Priest Sex Abuse Scandal Unlikely to Change PA Laws

The Republican-controlled legislature has resisted calls to lift the statute of limitations, despite several attempts by lawmakers. The Roman Catholic Church has lobbied fiercely against changing the law or opening a window for lawsuits.

The searing Pennsylvania grand jury report that accuses Roman Catholic Church leaders of covering up child sexual abuse by more than 300 priests has prompted growing calls for justice, but a web of legal barriers stands in the way of prosecuting most cases. Efforts to ease those barriers have repeatedly run into political opposition and fierce lobbying by the church and other groups. Pennsylvania lags behind many other states in coming to grips with the problem, despite a series of grand jury investigations stretching back 15 years, the New York Times reports.

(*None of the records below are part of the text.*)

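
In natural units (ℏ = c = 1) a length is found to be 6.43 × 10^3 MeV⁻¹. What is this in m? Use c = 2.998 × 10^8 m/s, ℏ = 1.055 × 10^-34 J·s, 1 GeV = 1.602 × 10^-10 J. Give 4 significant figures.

1.269 × 10^-9 m

A length is [E]⁻¹ in ℏ=c=1; restore one factor of ℏc.
1 GeV⁻¹ → ℏc × (1 GeV in J)⁻¹ = 1.974 × 10^-16 m.
Convert the energy scale: 6.43 × 10^3 MeV⁻¹ = 6.43 × 10^6 GeV⁻¹.
Result: 6.43 × 10^6 × 1.974 × 10^-16 = 1.269 × 10^-9 m.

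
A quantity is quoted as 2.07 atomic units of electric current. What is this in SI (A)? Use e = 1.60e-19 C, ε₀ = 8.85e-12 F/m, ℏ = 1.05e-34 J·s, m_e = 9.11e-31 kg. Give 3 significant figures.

0.0138 A

One atomic unit of electric current: I_au = e E_h/ℏ = m_e e⁵/((4πε₀)²ℏ³) = 6.67e-3 A.
2.07 × 6.67e-3 A = 0.0138 A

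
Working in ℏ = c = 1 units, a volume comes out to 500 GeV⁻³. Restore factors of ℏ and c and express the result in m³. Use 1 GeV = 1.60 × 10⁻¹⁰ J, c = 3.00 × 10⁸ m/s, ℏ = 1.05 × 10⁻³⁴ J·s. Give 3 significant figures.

Volume is [L]³ = [E]⁻³·(ℏc)³.
1 GeV⁻³ → (ℏc)³ × (1 GeV in J)⁻³ = 7.63 × 10⁻⁴⁸ m³.
Result: 500 × 7.63 × 10⁻⁴⁸ = 3.82 × 10⁻⁴⁵ m³.

3.82 × 10⁻⁴⁵ m³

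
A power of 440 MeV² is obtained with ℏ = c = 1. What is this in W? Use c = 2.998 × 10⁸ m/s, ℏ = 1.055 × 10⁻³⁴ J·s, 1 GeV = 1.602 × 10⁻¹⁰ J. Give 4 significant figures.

1.070 × 10¹¹ W

Power is [E]/[T] = [E]²/ℏ.
1 GeV² → 1/ℏ × (1 GeV in J)² = 2.433 × 10¹⁴ W.
Convert the energy scale: 440 MeV² = 4.40 × 10⁻⁴ GeV².
Result: 4.40 × 10⁻⁴ × 2.433 × 10¹⁴ = 1.070 × 10¹¹ W.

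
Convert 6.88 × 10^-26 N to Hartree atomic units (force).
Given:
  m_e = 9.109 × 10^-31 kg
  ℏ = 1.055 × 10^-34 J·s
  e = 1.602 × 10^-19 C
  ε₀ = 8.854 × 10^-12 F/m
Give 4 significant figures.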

The grand jury report is unlikely to lead to any new criminal charges or civil lawsuits over the abuse that it catalogs, because the statute of limitations has expired. State law allows victims of abuse as children 12 years to sue after they come of age at 18, meaning they must do so by age 30. Criminal complaints must be filed by the time the victim is 50. Those rules leave the vast majority of abuse survivors, who came forward later in life, with no legal recourse. Only two cases in the report have led to criminal charges. The grand jury called for  eliminating the time limit for criminal complaints completely; setting aside the expired civil statutes of limitations for abuse cases; amending the state’s mandatory reporting law so that repeated failures to comply face harsher penalties; and barring confidentiality agreements that are meant to shield abusers. The Republican-controlled legislature has resisted calls to lift the statute of limitations, despite several attempts by lawmakers. The church has lobbied fiercely against changing the law or opening a window for lawsuits. Most other states have extended or abolished statutes of limitations for criminal prosecution of child sexual abuse felonies. Some states have restored victims’ expired rights to file civil suits.